Первая – интеллектуальный рынок. Рынок как следствие трагического разлада государства и культуры. И дело даже не в том, что сам рынок не вполне правильно устроен, что за издателей часто выдают себя обычные книгопродавцы, а за продюсеров вообще неизвестно кто, и что людей, способных из культурного события сделать красивую медийную историю, можно перечесть по пальцам. Просто наше имеющее многовековую историю евразийское пространство не приемлет культуру как часть мирового торга. Для нашего сознания культура – это духовный путь, права на который нельзя продать, уступить, передать. А торг неизбежно заставляет учитывать интересы потребителей. И это значит, что художник обречён говорить на языке толпы. И неизбежно сам становится её частью.
Вторая причина кроется в том, что уже долгие годы культурные деятели в большинстве своём предпочитают примитивный способ самоидентификации. Если хочешь, чтобы тебя пригрели и немного обласкали внутри культурного междусобойчика, надо или встать под знамёна тех, кто любого порвёт за Родину, или притулиться к сообществу денно и нощно радеющих за свободу. И вроде бы уже история не раз учила, что, когда хотя бы на краткий миг одна из версий России, либеральная или патриотическая, берёт верх, ничего хорошего не получается.

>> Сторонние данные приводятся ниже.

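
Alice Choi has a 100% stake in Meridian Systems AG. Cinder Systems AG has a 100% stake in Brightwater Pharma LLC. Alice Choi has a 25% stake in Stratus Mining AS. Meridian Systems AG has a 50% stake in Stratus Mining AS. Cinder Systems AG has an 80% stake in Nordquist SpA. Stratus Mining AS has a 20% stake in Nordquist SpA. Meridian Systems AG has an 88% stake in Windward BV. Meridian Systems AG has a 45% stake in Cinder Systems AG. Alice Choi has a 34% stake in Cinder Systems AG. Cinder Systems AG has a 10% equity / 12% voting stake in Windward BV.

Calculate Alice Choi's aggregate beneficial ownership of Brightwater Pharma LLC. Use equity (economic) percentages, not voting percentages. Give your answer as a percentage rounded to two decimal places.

Alice reaches Brightwater along 2 paths.
Via Meridian → Cinder: 100% × 45% × 100% = 45%.
Via Cinder: 34% × 100% = 34%.
Total: 45% + 34% = 79%.
Rounded: 79.00%.

79.00%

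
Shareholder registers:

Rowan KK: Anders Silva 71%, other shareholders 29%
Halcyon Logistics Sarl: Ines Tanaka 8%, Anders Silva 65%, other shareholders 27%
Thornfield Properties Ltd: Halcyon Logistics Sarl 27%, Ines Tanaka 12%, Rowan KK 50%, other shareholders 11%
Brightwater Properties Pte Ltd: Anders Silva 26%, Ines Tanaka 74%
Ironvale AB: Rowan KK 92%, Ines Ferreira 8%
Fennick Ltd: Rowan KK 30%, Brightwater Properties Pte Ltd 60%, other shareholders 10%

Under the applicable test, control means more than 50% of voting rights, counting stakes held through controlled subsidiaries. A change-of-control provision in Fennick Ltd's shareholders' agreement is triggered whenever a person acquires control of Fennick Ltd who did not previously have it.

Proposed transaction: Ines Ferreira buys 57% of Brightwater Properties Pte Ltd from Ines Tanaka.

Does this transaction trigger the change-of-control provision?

Yes

The purchase adds only to Ines Ferreira's holdings (Ines Tanaka's stake shrinks), so Ines Ferreira is the only person who could newly come to control Fennick.
Ines Ferreira's largest direct stake is 8% in Ironvale, which does not meet the threshold, so Ines Ferreira controls no company.
Neither Ines Ferreira nor any entity Ines Ferreira controls holds any voting interest in Fennick.
So before the transaction, Ines Ferreira does not control Fennick.
After the purchase, Ines Ferreira holds 57% of Brightwater directly, and Ines Tanaka's stake falls to 17%.
Ines Ferreira holds 57% of Brightwater, so Ines Ferreira controls Brightwater.
Brightwater holds 60% of Fennick, so Ines Ferreira controls Fennick.
Ines Ferreira did not control Fennick before and does after, so the clause is triggered.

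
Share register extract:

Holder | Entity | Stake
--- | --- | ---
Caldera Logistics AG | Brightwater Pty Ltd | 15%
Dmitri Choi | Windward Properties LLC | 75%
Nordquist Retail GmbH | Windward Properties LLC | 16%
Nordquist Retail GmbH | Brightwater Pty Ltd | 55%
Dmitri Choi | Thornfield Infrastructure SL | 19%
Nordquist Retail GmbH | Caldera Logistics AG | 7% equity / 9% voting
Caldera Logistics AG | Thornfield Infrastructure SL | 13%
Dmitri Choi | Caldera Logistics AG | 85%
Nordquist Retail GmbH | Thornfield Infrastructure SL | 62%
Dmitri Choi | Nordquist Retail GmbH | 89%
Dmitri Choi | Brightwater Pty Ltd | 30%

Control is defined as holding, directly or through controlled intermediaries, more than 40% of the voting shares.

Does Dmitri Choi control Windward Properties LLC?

Yes

Dmitri holds 89% of Nordquist, so Dmitri controls Nordquist.
Nordquist and Dmitri together hold 16% + 75% = 91% of Windward, so Dmitri controls Windward.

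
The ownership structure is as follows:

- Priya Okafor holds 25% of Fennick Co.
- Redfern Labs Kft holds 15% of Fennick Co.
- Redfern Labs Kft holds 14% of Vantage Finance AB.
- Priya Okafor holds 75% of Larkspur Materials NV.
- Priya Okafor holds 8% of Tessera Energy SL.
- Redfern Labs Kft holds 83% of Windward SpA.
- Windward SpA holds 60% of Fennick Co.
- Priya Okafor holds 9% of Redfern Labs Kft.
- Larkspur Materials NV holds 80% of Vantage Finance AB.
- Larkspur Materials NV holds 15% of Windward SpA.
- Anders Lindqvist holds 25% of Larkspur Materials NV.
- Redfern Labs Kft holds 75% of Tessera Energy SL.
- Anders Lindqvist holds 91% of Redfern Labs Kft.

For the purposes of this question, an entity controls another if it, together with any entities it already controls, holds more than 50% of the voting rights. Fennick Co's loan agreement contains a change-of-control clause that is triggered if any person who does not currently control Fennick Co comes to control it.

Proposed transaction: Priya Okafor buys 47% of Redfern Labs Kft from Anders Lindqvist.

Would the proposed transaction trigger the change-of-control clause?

The purchase adds only to Priya's holdings (Anders's stake shrinks), so Priya is the only person who could newly come to control Fennick.
Priya holds 75% of Larkspur, so Priya controls Larkspur.
Larkspur holds 80% of Vantage, so Priya controls Vantage.
In Fennick, Priya's side holds only 25%, not > 50%.
So before the transaction, Priya does not control Fennick.
After the purchase, Priya's direct stake in Redfern rises to 9% + 47% = 56%, and Anders's stake falls to 44%.
Priya holds 56% of Redfern, so Priya controls Redfern.
Larkspur and Redfern together hold 15% + 83% = 98% of Windward, so Priya controls Windward.
Redfern and Priya and Windward together hold 15% + 25% + 60% = 100% of Fennick, so Priya controls Fennick.
Priya did not control Fennick before and does after, so the clause is triggered.

Yes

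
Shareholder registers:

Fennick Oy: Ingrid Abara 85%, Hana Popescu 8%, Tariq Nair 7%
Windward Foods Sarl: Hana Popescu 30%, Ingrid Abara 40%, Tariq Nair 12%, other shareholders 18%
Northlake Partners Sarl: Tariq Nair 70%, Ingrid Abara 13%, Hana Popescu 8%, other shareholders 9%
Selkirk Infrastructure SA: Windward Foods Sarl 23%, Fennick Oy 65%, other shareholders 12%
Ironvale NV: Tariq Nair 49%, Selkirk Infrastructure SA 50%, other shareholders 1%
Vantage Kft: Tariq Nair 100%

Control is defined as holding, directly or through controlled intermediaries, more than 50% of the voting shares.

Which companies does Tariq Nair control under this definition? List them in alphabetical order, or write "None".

Northlake Partners Sarl, Vantage Kft

Tariq holds 70% of Northlake, so Tariq controls Northlake.
Tariq holds 100% of Vantage, so Tariq controls Vantage.
No other company's threshold is met.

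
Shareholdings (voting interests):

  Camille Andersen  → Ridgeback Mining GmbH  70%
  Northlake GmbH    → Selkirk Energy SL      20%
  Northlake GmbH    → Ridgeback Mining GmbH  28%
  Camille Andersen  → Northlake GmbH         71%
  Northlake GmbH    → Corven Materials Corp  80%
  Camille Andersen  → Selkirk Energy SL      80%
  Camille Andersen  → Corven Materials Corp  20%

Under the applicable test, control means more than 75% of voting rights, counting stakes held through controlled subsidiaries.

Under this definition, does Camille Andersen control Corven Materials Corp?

Camille holds 80% of Selkirk, so Camille controls Selkirk.
In Corven, Camille's side holds only 20%, not > 75%.
So Camille does not control Corven.

No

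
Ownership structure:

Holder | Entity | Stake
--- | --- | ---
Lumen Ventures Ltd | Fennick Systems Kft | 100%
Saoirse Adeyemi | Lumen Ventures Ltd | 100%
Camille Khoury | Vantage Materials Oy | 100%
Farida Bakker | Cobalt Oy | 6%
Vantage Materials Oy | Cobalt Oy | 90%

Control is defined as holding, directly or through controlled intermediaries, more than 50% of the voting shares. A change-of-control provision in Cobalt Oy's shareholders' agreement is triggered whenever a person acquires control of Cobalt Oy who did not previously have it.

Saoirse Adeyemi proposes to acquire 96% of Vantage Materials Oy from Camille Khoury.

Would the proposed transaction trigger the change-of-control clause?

Yes

The purchase adds only to Saoirse's holdings (Camille's stake shrinks), so Saoirse is the only person who could newly come to control Cobalt.
Saoirse holds 100% of Lumen, so Saoirse controls Lumen.
Lumen holds 100% of Fennick, so Saoirse controls Fennick.
Neither Saoirse nor any entity Saoirse controls holds any voting interest in Cobalt.
So before the transaction, Saoirse does not control Cobalt.
After the purchase, Saoirse holds 96% of Vantage directly, and Camille's stake falls to 4%.
Saoirse holds 96% of Vantage, so Saoirse controls Vantage.
Vantage holds 90% of Cobalt, so Saoirse controls Cobalt.
Saoirse did not control Cobalt before and does after, so the clause is triggered.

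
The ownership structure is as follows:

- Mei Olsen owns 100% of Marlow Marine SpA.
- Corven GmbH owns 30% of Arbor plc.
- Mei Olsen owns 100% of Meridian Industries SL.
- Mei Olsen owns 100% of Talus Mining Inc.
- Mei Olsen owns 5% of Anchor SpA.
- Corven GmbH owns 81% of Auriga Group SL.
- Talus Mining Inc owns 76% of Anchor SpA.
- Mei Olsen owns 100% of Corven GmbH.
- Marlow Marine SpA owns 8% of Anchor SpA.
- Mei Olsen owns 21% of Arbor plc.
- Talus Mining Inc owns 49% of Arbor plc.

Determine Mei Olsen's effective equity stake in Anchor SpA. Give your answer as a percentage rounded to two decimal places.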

Не лучше ли, забыв на время об амбициях, о нашей общей сложности и непримиримости, вспомнить о простых вещах. Например, что любовь к Родине и любовь к свободе – это не противоречащие друг другу чувства. И что они есть в каждом человеке, и что важно найти между ними гармонию прежде всего внутри себя. И что грань между любовью к Родине и агрессивным идиотизмом, равно как грань между благородной свободой и всепоглощающим хаосом, надо искать эмпирическим путём, а не с помощью криков «ату его!». И что крикнувший хоть раз «ату его!», непременно когда-нибудь услышит это и в свой адрес.